Por Juan Dicent
Llegué a casa de Mamatita de 8 años. Después del divorcio mamá se fue para Nueva York y papá le dijo que si se iba no se quedaría con los muchachos. Así que yo me fui para Bonao con la familia de mamá y José se quedó en la capital con la familia de papá.
Recuerdo el viaje en la guagua. Un señor al que se le veía en la correa el mango de un puñal imitación marfil llevaba un gallo listo para morir en una gallera. Yo no quise comer las galletas con ajo y el queso en hojas que tanto me gustaba cuando la guagua hizo una parada en La Cumbre. Llovía en Villa Altagracia.
Mamatita nos recibió como sobrevivientes de una guerra. “Eta e tu casa mi niña, te puede quedá to el tiempo que tú quiera”, le dijo a mamá. “E sólo por do día, el vuelo e el domingo”, contestó ella.
Desperté el domingo y ya mamá se había ido. Mamatita me contó cómo ella fue a mi cama y me abrazó y lloró. Yo pensé que lo había soñado.
Los domingos nos montábamos en el Peugeot de papá y cogíamos de pasadía para Boca Chica, Las Salinas, Barahona, Puerto Plata, El Salto de Jimenoa en Jarabacoa… Siempre era una playa o un río. Papá llegaba del trabajo el viernes y en la cena preguntaba para dónde queríamos ir. Era un juego, él ya sabía. Yo tenía un mapa del país y él me ayudaba a marcar los lugares visitados con un crayón rojo. “Vamo a conocé la ila entera como si fuera el patio”, decía papá. Ni siquiera fuimos a Constanza, yo quería ir porque está llena de flores con prados sembrados de fresas y los ríos cubiertos de escarcha aun en abril según me dijo la hija del vecino.
La falta de dinero acaba con las familias. Papá perdió el trabajo en la cartonera y se pasaba los días bebiendo. Tenía un buen puesto en la cartonera. Lo mandaban a hacer cursos sobre cajas a Venezuela, Brasil, Argentina. De allá venía con nuevas costumbres, comiendo aguacate con azúcar. Nos traía flautas y ponchos multicolores. El dueño de la cartonera lo llamaba compadre y siempre iba a nuestros cumpleaños con algún juguete caro como una cámara que exhibía las Guerras de las Galaxias y que yo abrí a las dos horas, dañándola, para ver el mecanismo. Pero papá, siendo jefe, se metió a sindicalista organizando varias huelgas para que aprobaran el pacto colectivo de los obreros. La Administración lo aprobó, con la única condición de que papá tenía que ser despedido. El sindicato no lo pensó dos veces.

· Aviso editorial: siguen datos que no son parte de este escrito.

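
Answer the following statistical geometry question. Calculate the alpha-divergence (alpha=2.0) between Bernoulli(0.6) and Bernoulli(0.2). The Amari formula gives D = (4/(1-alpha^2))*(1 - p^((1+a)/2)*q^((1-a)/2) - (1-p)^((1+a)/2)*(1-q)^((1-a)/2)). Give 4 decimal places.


Amari alpha-divergence:
D = (4/(1-alpha^2))*(1 - p^((1+a)/2)*q^((1-a)/2) - (1-p)^((1+a)/2)*(1-q)^((1-a)/2)).
alpha = 2.0, p = 0.6, q = 0.2.
e1 = (1+alpha)/2 = 1.5, e2 = (1-alpha)/2 = -0.5.
t1 = p^e1 * q^e2 = 0.6^1.5 * 0.2^-0.5 = 1.03923.
t2 = (1-p)^e1 * (1-q)^e2 = 0.4^1.5 * 0.8^-0.5 = 0.282843.
4/(1-alpha^2) = -1.333333.
D = -1.333333*(1 - 1.03923 - 0.282843) = 0.4294

0.4294


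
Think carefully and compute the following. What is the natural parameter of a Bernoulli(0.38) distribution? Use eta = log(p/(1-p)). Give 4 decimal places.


Natural parameter for Bernoulli: eta = log(p/(1-p)).
p = 0.38, 1-p = 0.62.
p/(1-p) = 0.612903.
eta = log(0.612903) = -0.4895

-0.4895


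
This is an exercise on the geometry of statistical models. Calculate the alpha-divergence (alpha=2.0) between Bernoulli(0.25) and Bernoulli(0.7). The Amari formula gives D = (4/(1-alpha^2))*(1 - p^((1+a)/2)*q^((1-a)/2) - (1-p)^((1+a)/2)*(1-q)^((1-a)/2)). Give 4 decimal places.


Amari alpha-divergence:
D = (4/(1-alpha^2))*(1 - p^((1+a)/2)*q^((1-a)/2) - (1-p)^((1+a)/2)*(1-q)^((1-a)/2)).
alpha = 2.0, p = 0.25, q = 0.7.
e1 = (1+alpha)/2 = 1.5, e2 = (1-alpha)/2 = -0.5.
t1 = p^e1 * q^e2 = 0.25^1.5 * 0.7^-0.5 = 0.149404.
t2 = (1-p)^e1 * (1-q)^e2 = 0.75^1.5 * 0.3^-0.5 = 1.185854.
4/(1-alpha^2) = -1.333333.
D = -1.333333*(1 - 0.149404 - 1.185854) = 0.4470

0.4470


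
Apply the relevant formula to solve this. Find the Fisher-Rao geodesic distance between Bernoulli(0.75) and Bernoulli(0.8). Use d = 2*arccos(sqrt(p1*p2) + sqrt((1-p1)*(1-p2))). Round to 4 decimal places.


Geodesic distance on Bernoulli manifold:
d(p1,p2) = 2*arccos(sqrt(p1*p2) + sqrt((1-p1)*(1-p2))).
sqrt(p1*p2) = sqrt(0.75*0.8) = 0.774597.
sqrt((1-p1)*(1-p2)) = sqrt(0.25*0.2) = 0.223607.
arg = 0.774597 + 0.223607 = 0.998203.
d = 2*arccos(0.998203) = 0.1199

0.1199


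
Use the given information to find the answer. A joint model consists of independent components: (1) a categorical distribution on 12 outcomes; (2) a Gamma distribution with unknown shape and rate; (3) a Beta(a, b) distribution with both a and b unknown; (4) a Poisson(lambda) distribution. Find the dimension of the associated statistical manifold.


The dimension of a statistical manifold equals the number of free
(independent) real parameters of the model. For a product of independent
blocks the parameter counts add.
- categorical on 12 outcomes (probabilities sum to 1): 12-1 = 11.
- Gamma (shape, rate): 2.
- Beta (a, b): 2.
- Poisson (lambda): 1.
Total = 11 + 2 + 2 + 1 = 16.
Dimension = 16

16


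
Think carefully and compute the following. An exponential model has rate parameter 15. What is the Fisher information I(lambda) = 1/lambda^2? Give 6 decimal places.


Fisher information for exponential: I(lambda) = 1/lambda^2.
lambda = 15, lambda^2 = 225.
I = 1/225 = 0.004444

0.004444


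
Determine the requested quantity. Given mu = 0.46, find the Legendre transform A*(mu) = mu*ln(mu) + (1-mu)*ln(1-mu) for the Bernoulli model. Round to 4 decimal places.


Legendre transform for Bernoulli:
A*(mu) = mu*log(mu) + (1-mu)*log(1-mu).
mu = 0.46, 1-mu = 0.54.
mu*log(mu) = 0.46*log(0.46) = -0.357203.
(1-mu)*log(1-mu) = 0.54*log(0.54) = -0.332741.
A* = -0.357203 + -0.332741 = -0.6899

-0.6899


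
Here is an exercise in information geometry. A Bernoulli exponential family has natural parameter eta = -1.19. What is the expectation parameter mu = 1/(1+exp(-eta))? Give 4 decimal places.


Dual coordinate (expectation parameter) for Bernoulli:
mu = 1/(1+exp(-eta)).
eta = -1.19.
exp(-eta) = exp(1.19) = 3.287081.
mu = 1/(1+3.287081) = 0.2333

0.2333


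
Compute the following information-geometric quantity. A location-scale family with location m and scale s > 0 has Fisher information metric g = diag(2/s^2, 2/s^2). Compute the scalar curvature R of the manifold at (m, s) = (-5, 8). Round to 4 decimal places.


The metric has the form g = (A dm^2 + B ds^2)/s^2 with A = 2, B = 2.
Substitute u = sqrt(A/B)*m: g = B*(du^2 + ds^2)/s^2, i.e. B times the
Poincare upper half-plane metric, which has constant Gaussian curvature -1.
Scaling a 2D metric by a constant c divides the Gaussian curvature by c,
so K = -1/B = -1/(2) = -0.5000 everywhere (the point (m, s) = (-5, 8) is irrelevant:
the curvature is constant).
Scalar curvature in dimension 2: R = 2K = -2/(2) = -1.0000.

-1.0000


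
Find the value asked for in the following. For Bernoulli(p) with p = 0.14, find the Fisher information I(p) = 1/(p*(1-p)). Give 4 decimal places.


For Bernoulli(p), Fisher information is I(p) = 1/(p*(1-p)).
p = 0.14, 1-p = 0.86.
p*(1-p) = 0.1204.
I(p) = 1/0.1204 = 8.3056

8.3056


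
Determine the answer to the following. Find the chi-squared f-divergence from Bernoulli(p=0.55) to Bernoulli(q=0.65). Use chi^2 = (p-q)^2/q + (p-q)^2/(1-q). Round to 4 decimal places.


Chi-squared divergence between Bernoulli distributions:
chi^2 = (p-q)^2/q + (p-q)^2/(1-q).
p = 0.55, q = 0.65, p-q = -0.1.
(p-q)^2 = 0.01.
term1 = 0.01/0.65 = 0.015385.
term2 = 0.01/0.35 = 0.028571.
chi^2 = 0.015385 + 0.028571 = 0.0440

0.0440


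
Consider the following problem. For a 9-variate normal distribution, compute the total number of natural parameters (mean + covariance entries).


Exponential family dimension calculation:
For 9-dim MVN: mean has 9 params, covariance has 9*10/2 = 45 unique entries.
Total dim = 9 + 45 = 54.

54


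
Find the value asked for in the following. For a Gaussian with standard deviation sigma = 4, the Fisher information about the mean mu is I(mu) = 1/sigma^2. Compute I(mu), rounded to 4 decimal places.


The Fisher information for the mean of a normal distribution is I(mu) = 1/sigma^2.
sigma = 4, so sigma^2 = 16.
I(mu) = 1/16 = 0.0625

0.0625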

Yo pensaba que vivir con Mamatita era una cosa pasajera. Cuando me inscribieron en el colegio comprendí que la cosa iba para largo, aunque jamás pensé que sería para siempre. En las tardes subía al techo a mirar para la calle. Imaginaba a mamá llegando con papá: “Nos vamo pa Contanza”. Me despertaba la voz de Águeda con su ven a comer muchacho encaramao ahí como un gato.
Parece que a papá lo ficharon como sindicalista, es decir, comunista. No conseguía trabajo en parte. El dinero disminuía y su mal humor aumentaba. Empezó a celar a mamá hasta con los primos. Se ponía violento y José y yo desde que lo veíamos bebiendo íbamos a la cocina a esconder todos los cuchillos. Nos acostábamos con miedo de despertar en medio de gritos. Una vez entramos corriendo a la habitación de ellos y empezamos a darle golpes a papá con los ojos cerrados. Mamá en una esquina sangraba por la nariz.
Nunca volví a hablar con papá, nunca se preocupó más por mí. Era como si el divorcio abarcara al hijo pequeño.
Mamá llamaba por teléfono y me enviaba ropa con cualquier primo que viniera de Nueva York. “Pronto vamo a ta junto de nuevo”, decía con voz de gripe, pero los años pasaron y eso no se cumplió, Yo sentía que la vida que vivía era una especie de parada en la carretera para buscar galletas y queso, que pronto la guagua seguiría su camino. Tenía la sensación de no estar donde estaba, tal vez por eso soy así, con miedo a hacer planes, a aferrarme a algo o alguien. Me siento un paria.
En las noches despertaba asustado, asfixiándome con la inminencia de un peligro. Imaginaba a mamá muerta en el subway de Nueva York y lloraba al comprobar que había orinado la cama.